Mehr Frauen als Männer sind von Armut bedroht


Erstmals seit 2011 sind Frauen von Verarmung und sozialem Abstieg weitaus stärker bedroht als Männer. Der Jahresbericht des „Europäischen Netzes für die Bekämpfung der Armut und sozialen Ausgrenzung“, der anlässlich des Welttages gegen die Armut am 17. Oktober den Abgeordneten und Senatoren im Madrider Senat vorgestellt wur­de, hat einige überraschende Fakten aufgezeigt. Die Wirtschaftskrise hat Frauen wesentlich stärker betroffen als Männer und nun kommt auch die Erholung in der Wirtschaft und auf dem Arbeitsmarkt hauptsächlich Männern zugute.

Junge gebildete Frau spanischer Nationalität mit Kindern ist das neue Profil der Personen, die in Spanien am stärksten von Armut bedroht sind. Es sind nicht die Immigranten oder die alten Menschen, die niemanden haben, der sich um sie kümmert. Der Bericht, der den Volksvertretern vorgelegt wur­de, räumt mit der allgemeinen Ansicht über ein Phänomen auf, das 26,6% der Bevölkerung betrifft und sich zwar in den vergangenen Jahren leicht verbessert hat, doch für eine Be- völkerungsgruppe, die ganz besonders verwundbar ist, erschreckend anwächst.

Die Studie, die auf offiziellen Daten des Nationalen Statistikinstituts INE und Eurostat basiert, besagt, dass lediglich eine von fünf weiblichen Personen, die von Armut bedroht sind, aus dem Ausland stammt. 40% sind jünger als 29 Jahre alt. 70% haben eine abgeschlossene Schulbildung bzw. einen höheren Schulabschluss. Es gibt 1,7 Millionen Arme mit akademischer Ausbildung. Ein Arbeitsplatz bietet für sie kein Schutzschild mehr, denn 30% dieser Personen haben ein schlecht bezahltes Arbeitsverhältnis.

Die Armut sei überwiegend weiblich, besagt der Bericht. Erstmals seit 2011 überwiegt die Zahl der von Armut bedrohten Frauen mit 6,4 Millionen die der Männer mit 5,9 Millionen, gemäß den Daten von 2017.

Juan Carlos Llano, einer der Autoren der Studie, spricht von einer „Maskulinisierung“ des Wirtschaftsaufschwungs. Während der Krise verloren die Männer, die vor allem im Baugewerbe arbeiteten, ihren Arbeitsplatz. Jetzt hat sich die Situation auf dem Arbeitsmarkt wieder verbessert, aber vorwiegend zugunsten der Männer. Die Frauen blieben außen vor.

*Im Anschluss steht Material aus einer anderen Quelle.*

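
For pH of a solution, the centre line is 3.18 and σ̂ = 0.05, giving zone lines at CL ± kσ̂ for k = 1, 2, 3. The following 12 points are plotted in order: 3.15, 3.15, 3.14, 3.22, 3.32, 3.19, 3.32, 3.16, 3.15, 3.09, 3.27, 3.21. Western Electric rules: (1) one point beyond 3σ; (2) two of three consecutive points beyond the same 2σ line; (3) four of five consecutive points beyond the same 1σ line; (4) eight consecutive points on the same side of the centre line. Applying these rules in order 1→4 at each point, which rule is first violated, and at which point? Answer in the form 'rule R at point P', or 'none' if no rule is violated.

rule 2 at point 7

Zone of each point (C = within 1σ̂, B = 1σ̂–2σ̂, A = 2σ̂–3σ̂, * = beyond 3σ̂; sign = side of CL): 1:-C, 2:-C, 3:-C, 4:+C, 5:+A, 6:+C, 7:+A, 8:-C, 9:-C, 10:-B, 11:+B, 12:+C
Rule 2 (two of three consecutive points beyond the same 2σ limit) is satisfied at point 7.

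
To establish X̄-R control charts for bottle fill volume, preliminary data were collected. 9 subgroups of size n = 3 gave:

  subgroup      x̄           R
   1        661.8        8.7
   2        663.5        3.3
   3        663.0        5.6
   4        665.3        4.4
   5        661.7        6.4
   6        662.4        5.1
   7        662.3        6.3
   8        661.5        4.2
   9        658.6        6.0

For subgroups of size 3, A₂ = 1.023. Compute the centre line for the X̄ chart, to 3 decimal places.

662.233

X̄̄ = (661.8 + 663.5 + 663.0 + 665.3 + 661.7 + 662.4 + 662.3 + 661.5 + 658.6) / 9 = 5960.1000 / 9 = 662.2333
CL = X̄̄ = 662.2333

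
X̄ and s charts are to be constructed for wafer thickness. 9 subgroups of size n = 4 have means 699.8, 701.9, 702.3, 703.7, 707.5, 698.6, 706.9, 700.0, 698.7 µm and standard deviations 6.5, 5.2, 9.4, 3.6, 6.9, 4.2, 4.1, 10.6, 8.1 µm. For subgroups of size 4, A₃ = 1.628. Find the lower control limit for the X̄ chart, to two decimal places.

X̄̄ = (699.8 + 701.9 + 702.3 + 703.7 + 707.5 + 698.6 + 706.9 + 700.0 + 698.7) / 9 = 702.1556
s̄ = (6.5 + 5.2 + 9.4 + 3.6 + 6.9 + 4.2 + 4.1 + 10.6 + 8.1) / 9 = 6.5111
LCL = X̄̄ − A₃·s̄ = 702.1556 − 1.628 × 6.5111 = 691.5555

691.56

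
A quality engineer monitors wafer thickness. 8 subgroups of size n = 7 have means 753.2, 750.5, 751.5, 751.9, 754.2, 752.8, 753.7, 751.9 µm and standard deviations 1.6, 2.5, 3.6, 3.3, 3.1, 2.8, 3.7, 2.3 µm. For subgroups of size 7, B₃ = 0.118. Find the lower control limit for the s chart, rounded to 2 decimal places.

0.34

s̄ = (1.6 + 2.5 + 3.6 + 3.3 + 3.1 + 2.8 + 3.7 + 2.3) / 8 = 2.8625
LCL_s = B₃·s̄ = 0.118 × 2.8625 = 0.3378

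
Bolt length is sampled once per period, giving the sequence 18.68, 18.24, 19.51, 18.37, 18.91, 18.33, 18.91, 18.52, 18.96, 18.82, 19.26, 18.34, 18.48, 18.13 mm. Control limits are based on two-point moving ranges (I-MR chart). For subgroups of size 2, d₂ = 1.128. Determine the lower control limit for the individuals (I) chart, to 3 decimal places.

17.168

X̄ = (18.68 + 18.24 + 19.51 + 18.37 + 18.91 + 18.33 + 18.91 + 18.52 + 18.96 + 18.82 + 19.26 + 18.34 + 18.48 + 18.13) / 14 = 18.6757
Moving ranges: 0.44, 1.27, 1.14, 0.54, 0.58, 0.58, 0.39, 0.44, 0.14, 0.44, 0.92, 0.14, 0.35; M̄R̄ = 7.3700 / 13 = 0.5669
LCL = X̄ − 3·M̄R̄/d₂ = 18.6757 − 3 × 0.5669 / 1.128 = 17.1679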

Es habe sozusagen eine asymmetrische wirtschaftliche Erholung stattgefunden, bei der die Frauen die Benachteiligten sind. Einer von zwei Haushalten mit einer alleinerziehenden Person ist von Verarmung und Ausgrenzung bedroht, 83% davon sind weiblich, besagt der Bericht, denn Frauen mit Kindern haben es besonders schwer, eine Arbeit zu finden. Ihr Prozentsatz in der Arbeitslosenstatistik liegt bei 19%. „Wenn sie dann doch eine Anstellung finden, ist diese meist nur in Teilzeit und auch noch schlecht bezahlt“, berichten die Experten.

Obwohl die Wirtschaftsdaten eine zunehmende Verbesserung aufweisen, haben sich die Lebensbedingungen für bestimmte Bevölkerungsgruppen, die besonders gefährdert sind, erheblich verschlechtert. Das gilt auch für behinderte Menschen.

„Die wachsende Ungleichheit und Chancenlosigkeit hängt vor allem mit dem Geschlecht und mit dem Alter zusammen“, erklärt der Soziologe Juan Carlos Llano. So hat sich beispielsweise auch die Zahl der Menschen über 65 Jahre erhöht, die in Armut leben und denen der soziale Abstieg droht. Sein Fazit lautet: „Es gibt weniger Arme, aber die Armen sind ärmer als früher“.